# Model Stationary and Marine Steam Engines by K N Harris.



## bentprop (Apr 14, 2010)

I was looking for a copy of this book on my local library site,and somehow ended up here:
http://www.fastonline.org/CD3WD_40/JF/424/19-423.pdf.
It turns out this is an online copy of this book,which is long out of print(1975 was the last issue,afaik).
They also have "model boilers and boilermaking"by the same author:
http://www.fastonline.org/CD3WD_40/JF/424/19-422.pdf
A quick peek has revealed some really interesting engines,with some drawings for the simpler ones.The photo's are very dark though,but beggars can't be choosers.


----------



## PaulG (Apr 14, 2010)

BP, nice find, Thanks

Paul


----------



## Bluechip (Apr 14, 2010)

Not quite out of print 


http://www.teepublishing.co.uk/search.php

Link a bit unco-operative .... you need to ...

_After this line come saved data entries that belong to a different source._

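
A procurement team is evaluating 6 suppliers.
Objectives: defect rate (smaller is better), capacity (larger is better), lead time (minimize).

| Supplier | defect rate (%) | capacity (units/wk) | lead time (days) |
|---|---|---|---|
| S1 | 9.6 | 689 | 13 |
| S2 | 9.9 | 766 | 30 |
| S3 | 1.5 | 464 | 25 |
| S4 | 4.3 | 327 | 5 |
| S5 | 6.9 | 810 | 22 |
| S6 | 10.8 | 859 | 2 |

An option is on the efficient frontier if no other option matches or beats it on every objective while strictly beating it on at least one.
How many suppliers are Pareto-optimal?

5

S1: not dominated.
S2: dominated by S5 (defect rate 6.9≤9.9, capacity 810≥766, lead time 22≤30).
S3: not dominated (best defect rate).
S4: not dominated.
S5: not dominated.
S6: not dominated (best capacity).
Pareto-optimal: S1, S3, S4, S5, S6 → 5.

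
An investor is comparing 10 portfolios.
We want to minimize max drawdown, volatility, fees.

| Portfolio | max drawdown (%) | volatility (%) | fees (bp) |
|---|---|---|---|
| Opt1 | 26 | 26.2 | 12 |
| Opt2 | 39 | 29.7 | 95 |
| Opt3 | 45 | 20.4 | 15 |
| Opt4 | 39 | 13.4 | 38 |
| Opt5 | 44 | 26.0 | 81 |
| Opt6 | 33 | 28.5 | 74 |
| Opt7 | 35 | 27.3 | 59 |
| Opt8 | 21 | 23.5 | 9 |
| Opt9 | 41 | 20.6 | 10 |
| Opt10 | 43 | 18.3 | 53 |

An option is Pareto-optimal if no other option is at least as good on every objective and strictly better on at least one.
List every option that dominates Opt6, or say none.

Opt1, Opt8

Opt1: max drawdown 26≤33, volatility 26.2≤28.5, fees 12≤74 — dominates Opt6.
Opt8: max drawdown 21≤33, volatility 23.5≤28.5, fees 9≤74 — dominates Opt6.
Others (Opt2, Opt3, Opt4, Opt5, Opt7, Opt9, Opt10) are each worse than Opt6 on at least one objective.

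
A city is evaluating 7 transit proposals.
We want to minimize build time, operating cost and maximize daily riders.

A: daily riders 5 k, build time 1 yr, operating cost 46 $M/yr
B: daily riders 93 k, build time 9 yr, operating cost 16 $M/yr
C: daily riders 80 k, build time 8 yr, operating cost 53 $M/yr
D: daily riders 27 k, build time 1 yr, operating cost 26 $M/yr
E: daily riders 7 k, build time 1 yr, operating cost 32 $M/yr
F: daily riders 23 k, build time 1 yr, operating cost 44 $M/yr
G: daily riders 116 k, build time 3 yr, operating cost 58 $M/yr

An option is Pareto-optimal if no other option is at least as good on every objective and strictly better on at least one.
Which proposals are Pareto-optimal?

B, C, D, G

A: dominated by D (daily riders 27≥5, build time 1≤1, operating cost 26≤46).
B: not dominated (best operating cost).
C: not dominated.
D: not dominated.
E: dominated by D (daily riders 27≥7, build time 1≤1, operating cost 26≤32).
F: dominated by D (daily riders 27≥23, build time 1≤1, operating cost 26≤44).
G: not dominated (best daily riders).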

Put *Harris* in the author search box


Dave BC


----------



## tel (Apr 14, 2010)

Thanks Hans - both of 'em downloaded and safely saved!


----------



## cidrontmg (Apr 14, 2010)

Thank you, that´s an excellent book. :bow:


----------



## xo18thfa (Apr 15, 2010)

What a find! Harris is classic steam. These books are a must for the library.


----------



## agr (Apr 15, 2010)

Bentprop,

I have a copy of the 2000 reprint of the Model engine book, and while some photos are still quite dark they possible are not as bad as the scanned copy. If there are any specific photos your after I'd be more than happy to scan/photograph them and see if they come out better.

Tony.


----------



## skeeter (Apr 17, 2010)

Hi, BP. Thank you for sharing this find with us. I think he did a book on model boilers too . I have one in my library i think he is the author.
Best Regards Terry ;D


----------



## Theclockworks (Mar 5, 2015)

One might want to take a look here.
http://www.fastonline.org/CD3WD_40/CD3WD/INDEX.HTM
Example 
http://www.fastonline.org/CD3WD_40/CD3WD/METALWRK/GTZ073AE/EN/B487_1.HTM


----------